Leveraged buyouts are not trading, where the firm comes in, buys a company, and waits to sell.
Stronger effect under challenging circumstances
The researchers next examined the contingencies under which the private equity firm effect was likely to be strongest. Their reasoning was that certain circumstances make some buyouts more challenging than others and thus increase the effect of the decisions made at the level of private equity firms. In other words, firms endowed with better resources, i.e., the necessary skills to create value from the acquired company, would have a greater impact.
A first contingency is the strategy chosen to add value. One strategy is to select high-potential target companies in the pre-investment phase (selection strategy). The second strategy is to add value in the post-investment phase (value-addition strategy), which tends to be a more complex, long-term process.
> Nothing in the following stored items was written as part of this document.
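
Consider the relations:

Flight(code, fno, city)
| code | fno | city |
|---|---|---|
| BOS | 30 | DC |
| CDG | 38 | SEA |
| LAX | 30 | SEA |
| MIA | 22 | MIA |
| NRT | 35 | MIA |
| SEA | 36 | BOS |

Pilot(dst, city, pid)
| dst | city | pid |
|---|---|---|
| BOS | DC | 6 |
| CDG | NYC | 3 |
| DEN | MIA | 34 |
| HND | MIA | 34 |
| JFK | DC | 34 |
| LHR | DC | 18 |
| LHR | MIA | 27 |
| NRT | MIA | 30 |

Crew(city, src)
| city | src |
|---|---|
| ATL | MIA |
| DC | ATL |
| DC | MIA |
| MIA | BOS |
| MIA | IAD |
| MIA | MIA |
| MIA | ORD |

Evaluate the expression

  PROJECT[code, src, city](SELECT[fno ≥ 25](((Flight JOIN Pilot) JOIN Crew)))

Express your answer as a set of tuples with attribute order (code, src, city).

{(BOS, ATL, DC), (BOS, MIA, DC), (NRT, BOS, MIA), (NRT, IAD, MIA), (NRT, MIA, MIA), (NRT, ORD, MIA)}

Flight ⋈ Pilot (natural join on city): {(BOS, 30, DC, BOS, 6), (BOS, 30, DC, JFK, 34), (BOS, 30, DC, LHR, 18), (MIA, 22, MIA, DEN, 34), (MIA, 22, MIA, HND, 34), (MIA, 22, MIA, LHR, 27), (MIA, 22, MIA, NRT, 30), (NRT, 35, MIA, DEN, 34), (NRT, 35, MIA, HND, 34), (NRT, 35, MIA, LHR, 27), (NRT, 35, MIA, NRT, 30)}
(Flight JOIN Pilot) ⋈ Crew (natural join on city): {(BOS, 30, DC, BOS, 6, ATL), (BOS, 30, DC, BOS, 6, MIA), (BOS, 30, DC, JFK, 34, ATL), (BOS, 30, DC, JFK, 34, MIA), (BOS, 30, DC, LHR, 18, ATL), (BOS, 30, DC, LHR, 18, MIA), (MIA, 22, MIA, DEN, 34, BOS), (MIA, 22, MIA, DEN, 34, IAD), (MIA, 22, MIA, DEN, 34, MIA), (MIA, 22, MIA, DEN, 34, ORD), (MIA, 22, MIA, HND, 34, BOS), (MIA, 22, MIA, HND, 34, IAD), (MIA, 22, MIA, HND, 34, MIA), (MIA, 22, MIA, HND, 34, ORD), (MIA, 22, MIA, LHR, 27, BOS), (MIA, 22, MIA, LHR, 27, IAD), (MIA, 22, MIA, LHR, 27, MIA), (MIA, 22, MIA, LHR, 27, ORD), (MIA, 22, MIA, NRT, 30, BOS), (MIA, 22, MIA, NRT, 30, IAD), (MIA, 22, MIA, NRT, 30, MIA), (MIA, 22, MIA, NRT, 30, ORD), (NRT, 35, MIA, DEN, 34, BOS), (NRT, 35, MIA, DEN, 34, IAD), (NRT, 35, MIA, DEN, 34, MIA), (NRT, 35, MIA, DEN, 34, ORD), (NRT, 35, MIA, HND, 34, BOS), (NRT, 35, MIA, HND, 34, IAD), (NRT, 35, MIA, HND, 34, MIA), (NRT, 35, MIA, HND, 34, ORD), (NRT, 35, MIA, LHR, 27, BOS), (NRT, 35, MIA, LHR, 27, IAD), (NRT, 35, MIA, LHR, 27, MIA), (NRT, 35, MIA, LHR, 27, ORD), (NRT, 35, MIA, NRT, 30, BOS), (NRT, 35, MIA, NRT, 30, IAD), (NRT, 35, MIA, NRT, 30, MIA), (NRT, 35, MIA, NRT, 30, ORD)}
Selection fno ≥ 25: {(BOS, 30, DC, BOS, 6, ATL), (BOS, 30, DC, BOS, 6, MIA), (BOS, 30, DC, JFK, 34, ATL), (BOS, 30, DC, JFK, 34, MIA), (BOS, 30, DC, LHR, 18, ATL), (BOS, 30, DC, LHR, 18, MIA), (NRT, 35, MIA, DEN, 34, BOS), (NRT, 35, MIA, DEN, 34, IAD), (NRT, 35, MIA, DEN, 34, MIA), (NRT, 35, MIA, DEN, 34, ORD), (NRT, 35, MIA, HND, 34, BOS), (NRT, 35, MIA, HND, 34, IAD), (NRT, 35, MIA, HND, 34, MIA), (NRT, 35, MIA, HND, 34, ORD), (NRT, 35, MIA, LHR, 27, BOS), (NRT, 35, MIA, LHR, 27, IAD), (NRT, 35, MIA, LHR, 27, MIA), (NRT, 35, MIA, LHR, 27, ORD), (NRT, 35, MIA, NRT, 30, BOS), (NRT, 35, MIA, NRT, 30, IAD), (NRT, 35, MIA, NRT, 30, MIA), (NRT, 35, MIA, NRT, 30, ORD)}
Keep only column(s) code, src, city (16 duplicate(s) eliminated): {(BOS, ATL, DC), (BOS, MIA, DC), (NRT, BOS, MIA), (NRT, IAD, MIA), (NRT, MIA, MIA), (NRT, ORD, MIA)}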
As typical examples of actions taken by private equity firms during ownership, Oliver Gottschalg cites improving strategic alliances, reshuffling activities, going for international expansion, and so on. The study found that resource heterogeneity across private equity firms translated into more salient performance differences in contexts of value-addition strategies. Oliver Gottschalg attributes this to the fact that, in reality, most private equity firms act as coaches and step in to turn companies around over the course of several years, simply because there is no “recipe” to select the most suitable investment, buy it, and sell it off with minimal intervention.
The second contingency studied was the context of developed versus emerging economies. The researchers found support for their hypothesis that the private equity firm effect would be stronger in developed economies. Indeed, external factors (political instability, poorer infrastructure, less fluid markets, and so on) are likely to be more significant in emerging economies. In contrast, the marginal impact of private equity firms' unique abilities to implement value-creation strategies will matter more in developed economies, where more sophisticated institutions for facilitating transactions also mean more competition among potential acquirers.
Finally, following a similar logic – that owners' capabilities to turn around buyouts are most relevant in complex situations – the researchers found that private equity firms experience higher variance in performance in times of economic downturn.